What do you mean by initial score, and tiebreaker value?
> What worries me with regards to RV / cardinal ratings (beyond the
> majoritarian situation, where I'm not certain if a method failing
> Majority is a good one) is the dynamics. A reasonable degradation
> chain might go like this: First range voters find out that they can
> maximize their power by voting approval-style. Then Range reduces to
> Approval. At that point, voters basically have to strategize in
> order to vote effectively. Some basic strategies (frontrunner plus,
> or the Approval A strategy) might be used, but the point is that
> voters shouldn't have to do this, and it appears that while approval
> (and Range) may seem simpler than Condorcet at the "front end", they
> lose at the "back end" as the voters have to calculate their ballots
> before voting.
>
>
> Approval isn't a particularly bad method, so backsliding might be
> tolerable, if it occurs at all. Anyway, all voting systems are
> susceptible to dishonest voters. The Gibbard-Satterthwaite theorem
> guarantees this. Anyway, this argument mentions nothing of the quality
> of the post-strategy winners.
I think approval would greatly reward those who had the best strategy,
so much that the game elements could become a nuisance. But again, I
can't prove this.
As for Gibbard-Satterthwaite, that's true, but just because all methods
are susceptible to strategy, that doesn't mean that they're all equally so.
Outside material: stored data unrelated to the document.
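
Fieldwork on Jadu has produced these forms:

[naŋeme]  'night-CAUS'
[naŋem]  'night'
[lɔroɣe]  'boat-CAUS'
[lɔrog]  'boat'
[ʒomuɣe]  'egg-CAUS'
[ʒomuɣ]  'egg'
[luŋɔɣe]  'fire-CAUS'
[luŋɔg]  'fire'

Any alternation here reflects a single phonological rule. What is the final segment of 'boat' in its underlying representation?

/g/

The root 'boat' surfaces as [lɔroɣe] and [lɔrog], with a stem-final [ɣ] ~ [g] alternation.
Compare 'egg', with invariant [ɣ] in [ʒomuɣe] and [ʒomuɣ]: an analysis with underlying /ɣ/ and a rule producing [g] in isolation would wrongly predict alternation here too.
The alternation reflects intervocalic spirantization: voiced stops become fricatives between vowels. /g/ is underlying.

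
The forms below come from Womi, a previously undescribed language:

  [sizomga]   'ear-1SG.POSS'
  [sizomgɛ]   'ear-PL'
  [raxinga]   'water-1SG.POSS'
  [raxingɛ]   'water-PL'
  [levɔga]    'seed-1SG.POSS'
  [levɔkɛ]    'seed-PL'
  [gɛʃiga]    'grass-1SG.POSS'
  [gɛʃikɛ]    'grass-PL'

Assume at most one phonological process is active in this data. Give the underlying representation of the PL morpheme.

The PL morpheme has two allomorphs, [-gɛ] and [-kɛ].
By contrast the 1SG.POSS suffix keeps its initial [g] throughout — that segment must be underlying.
So the underlying form is /-kɛ/, and voiceless stops become voiced after a nasal.

/-kɛ/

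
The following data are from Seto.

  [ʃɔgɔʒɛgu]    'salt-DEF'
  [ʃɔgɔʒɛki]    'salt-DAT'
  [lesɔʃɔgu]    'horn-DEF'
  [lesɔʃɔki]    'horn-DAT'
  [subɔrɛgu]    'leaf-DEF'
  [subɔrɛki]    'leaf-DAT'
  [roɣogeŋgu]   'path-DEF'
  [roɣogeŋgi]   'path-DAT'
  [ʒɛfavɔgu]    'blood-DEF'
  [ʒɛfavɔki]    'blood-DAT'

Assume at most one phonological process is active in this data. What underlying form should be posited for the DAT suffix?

/-ki/

The DAT suffix surfaces as [-gi] and [-ki], depending on the final segment of the stem.
By contrast the DEF suffix keeps its initial [g] throughout — that segment must be underlying.
The DAT suffix is therefore /-ki/ underlyingly, with post-nasal voicing: voiceless stops become voiced after a nasal.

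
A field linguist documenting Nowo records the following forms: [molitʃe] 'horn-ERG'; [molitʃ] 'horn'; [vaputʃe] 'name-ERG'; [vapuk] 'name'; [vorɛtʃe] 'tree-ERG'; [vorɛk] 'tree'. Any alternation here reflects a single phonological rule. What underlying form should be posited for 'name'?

/vapuk/

In [vaputʃe] and [vapuk] the final segment of 'name' alternates: [tʃ] ~ [k].
But 'horn' keeps [tʃ] in both environments ([molitʃe], [molitʃ]), so there is no rule changing /tʃ/ to [k] in isolation.
The underlying segment must be /k/; /k/ becomes palato-alveolar [tʃ] before a front vowel, yielding [tʃ] there.
Hence 'name' is /vapuk/ underlyingly.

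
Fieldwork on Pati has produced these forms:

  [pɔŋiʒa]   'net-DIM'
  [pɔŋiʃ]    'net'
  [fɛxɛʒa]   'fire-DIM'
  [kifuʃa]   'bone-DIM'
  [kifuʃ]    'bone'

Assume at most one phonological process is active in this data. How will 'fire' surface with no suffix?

'net' shows [ʒ] ~ [ʃ] at the end of the stem ([pɔŋiʒa] vs [pɔŋiʃ]).
If /ʃ/ were underlying and a rule turned it into [ʒ] before the DIM suffix, 'bone' would also alternate; but it has [ʃ] in both [kifuʃa] and [kifuʃ].
Therefore /ʒ/ is basic and [ʃ] is derived by word-final obstruent devoicing (voiced obstruents become voiceless word-finally).
From [fɛxɛʒa] the stem 'fire' is /fɛxɛʒ/; word-finally this yields [fɛxɛʃ].

[fɛxɛʃ]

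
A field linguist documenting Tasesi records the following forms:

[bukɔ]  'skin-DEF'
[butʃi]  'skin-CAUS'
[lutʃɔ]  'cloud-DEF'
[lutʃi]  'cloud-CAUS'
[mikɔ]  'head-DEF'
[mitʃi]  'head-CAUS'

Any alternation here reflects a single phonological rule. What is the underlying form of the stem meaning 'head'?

The root 'head' surfaces as [mikɔ] and [mitʃi], with a stem-final [k] ~ [tʃ] alternation.
The stem 'cloud' ([lutʃɔ], [lutʃi]) shows [tʃ] unchanged in both environments, so [tʃ] cannot be basic with [k] derived before the DEF suffix.
The underlying segment must be /k/; /k/ becomes palato-alveolar [tʃ] before a front vowel, yielding [tʃ] there.
So 'head' = /mik/.

/mik/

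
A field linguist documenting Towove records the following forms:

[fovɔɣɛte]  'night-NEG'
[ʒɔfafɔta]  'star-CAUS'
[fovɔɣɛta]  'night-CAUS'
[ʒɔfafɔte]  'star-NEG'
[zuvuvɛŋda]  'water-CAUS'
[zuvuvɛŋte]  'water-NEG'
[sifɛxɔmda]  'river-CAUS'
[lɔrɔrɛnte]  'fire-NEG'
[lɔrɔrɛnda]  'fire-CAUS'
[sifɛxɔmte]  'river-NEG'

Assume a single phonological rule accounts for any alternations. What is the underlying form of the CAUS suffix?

The CAUS suffix surfaces as [-da] and [-ta], depending on the final segment of the stem.
The NEG suffix, which begins with [t], is invariant after every stem; so [t] is not altered by any rule here.
So the underlying form is /-da/, and voiced stops become voiceless after a vowel.

/-da/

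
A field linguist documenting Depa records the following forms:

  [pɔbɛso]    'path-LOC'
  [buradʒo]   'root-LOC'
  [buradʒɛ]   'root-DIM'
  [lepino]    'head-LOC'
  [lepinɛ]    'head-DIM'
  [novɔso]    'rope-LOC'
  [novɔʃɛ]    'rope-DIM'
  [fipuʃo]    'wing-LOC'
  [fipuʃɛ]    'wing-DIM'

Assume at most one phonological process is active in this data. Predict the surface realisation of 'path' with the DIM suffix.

The stem for 'rope' ends in [s] in [novɔso] but [ʃ] in [novɔʃɛ].
If /ʃ/ were underlying and a rule turned it into [s] before the LOC suffix, 'wing' would also alternate; but it has [ʃ] in both [fipuʃo] and [fipuʃɛ].
Therefore /s/ is basic and [ʃ] is derived by palatalization before a front vowel (/s/ becomes palato-alveolar [ʃ] before a front vowel).
The one attested form of 'path', [pɔbɛso], shows underlying /pɔbɛs/. Applying the same rule before a front vowel gives [pɔbɛʃɛ].

[pɔbɛʃɛ]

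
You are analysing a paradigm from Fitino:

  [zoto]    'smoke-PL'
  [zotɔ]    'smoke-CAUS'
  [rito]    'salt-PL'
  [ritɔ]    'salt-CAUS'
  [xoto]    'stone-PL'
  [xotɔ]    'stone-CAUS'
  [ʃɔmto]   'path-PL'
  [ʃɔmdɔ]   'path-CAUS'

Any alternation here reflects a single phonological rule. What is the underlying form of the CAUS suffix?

The CAUS suffix surfaces as [-dɔ] and [-tɔ], depending on the final segment of the stem.
By contrast the PL suffix keeps its initial [t] throughout — that segment must be underlying.
So the underlying form is /-dɔ/, and voiced stops become voiceless after a vowel.

/-dɔ/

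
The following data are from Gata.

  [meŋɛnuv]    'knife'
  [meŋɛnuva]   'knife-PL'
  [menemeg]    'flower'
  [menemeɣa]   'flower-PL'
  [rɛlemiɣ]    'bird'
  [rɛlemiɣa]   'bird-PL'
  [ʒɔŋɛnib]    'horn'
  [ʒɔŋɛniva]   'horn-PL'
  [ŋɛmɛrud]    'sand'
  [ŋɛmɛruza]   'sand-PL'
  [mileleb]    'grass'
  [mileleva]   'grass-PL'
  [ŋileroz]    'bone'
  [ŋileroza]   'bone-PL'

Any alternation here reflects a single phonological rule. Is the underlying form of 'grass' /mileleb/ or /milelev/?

/mileleb/

In [mileleb] and [mileleva] the final segment of 'grass' alternates: [b] ~ [v].
The stem 'knife' ([meŋɛnuv], [meŋɛnuva]) shows [v] unchanged in both environments, so [v] cannot be basic with [b] derived in isolation.
Therefore /b/ is basic and [v] is derived by intervocalic spirantization (voiced stops become fricatives between vowels).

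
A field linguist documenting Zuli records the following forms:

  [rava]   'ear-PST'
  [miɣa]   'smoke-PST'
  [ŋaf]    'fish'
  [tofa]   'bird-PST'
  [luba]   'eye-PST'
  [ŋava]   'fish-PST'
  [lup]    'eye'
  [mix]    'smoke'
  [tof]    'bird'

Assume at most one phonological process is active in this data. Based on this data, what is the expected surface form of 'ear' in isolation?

'fish' shows [f] ~ [v] at the end of the stem ([ŋaf] vs [ŋava]).
The stem 'bird' ([tof], [tofa]) shows [f] unchanged in both environments, so [f] cannot be basic with [v] derived before the PST suffix.
So /v/ is underlying, and a rule of word-final obstruent devoicing — voiced obstruents become voiceless word-finally — gives [f].
The one attested form of 'ear', [rava], shows underlying /rav/. Applying the same rule word-finally gives [raf].

[raf]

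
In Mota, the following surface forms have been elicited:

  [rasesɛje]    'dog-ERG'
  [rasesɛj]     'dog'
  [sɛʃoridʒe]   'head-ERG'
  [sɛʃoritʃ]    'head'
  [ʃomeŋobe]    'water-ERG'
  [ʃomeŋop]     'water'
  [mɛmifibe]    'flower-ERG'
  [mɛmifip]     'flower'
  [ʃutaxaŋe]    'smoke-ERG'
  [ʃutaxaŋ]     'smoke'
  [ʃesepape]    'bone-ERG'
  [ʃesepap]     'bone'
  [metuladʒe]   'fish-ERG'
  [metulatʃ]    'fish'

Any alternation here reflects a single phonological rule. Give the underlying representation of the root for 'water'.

The stem for 'water' ends in [b] in [ʃomeŋobe] but [p] in [ʃomeŋop].
But 'bone' keeps [p] in both environments ([ʃesepape], [ʃesepap]), so there is no rule changing /p/ to [b] before the ERG suffix.
The alternation reflects word-final obstruent devoicing: voiced obstruents become voiceless word-finally. /b/ is underlying.
Hence 'water' is /ʃomeŋob/ underlyingly.

/ʃomeŋob/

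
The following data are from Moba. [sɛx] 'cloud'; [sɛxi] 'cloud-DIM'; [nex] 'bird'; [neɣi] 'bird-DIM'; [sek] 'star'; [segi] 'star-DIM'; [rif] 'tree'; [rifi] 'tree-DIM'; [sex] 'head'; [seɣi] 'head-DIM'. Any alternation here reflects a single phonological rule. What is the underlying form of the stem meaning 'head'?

The stem for 'head' ends in [x] in [sex] but [ɣ] in [seɣi].
The stem 'cloud' ([sɛx], [sɛxi]) shows [x] unchanged in both environments, so [x] cannot be basic with [ɣ] derived before the DIM suffix.
So /ɣ/ is underlying, and a rule of word-final obstruent devoicing — voiced obstruents become voiceless word-finally — gives [x].

/seɣ/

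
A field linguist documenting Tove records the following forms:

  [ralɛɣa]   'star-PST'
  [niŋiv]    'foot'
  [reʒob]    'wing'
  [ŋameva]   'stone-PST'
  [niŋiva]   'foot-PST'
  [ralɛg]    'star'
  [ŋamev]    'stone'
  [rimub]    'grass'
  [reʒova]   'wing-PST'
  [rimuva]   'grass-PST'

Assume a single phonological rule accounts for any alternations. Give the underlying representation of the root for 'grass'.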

There may even be a tradeoff, where some methods ("optimist") are good
at honest votes and break down when exposed to strategy, while some
("pessimist") are very hardy but produce worse results for honest
voters. One idea I had, though very complex, for an election system
where lots of strategy is going on, is to have one "optimist" method
(e.g Schulze) and a "pessimist" method (Smith,IRV, or what I called
"first preference Copeland"), then do a honest runoff between the two
(since there's no strategy when there are only two candidates). This was
considered too complex, and it's probably overkill unless you absolutely
can't get true information out of the voters.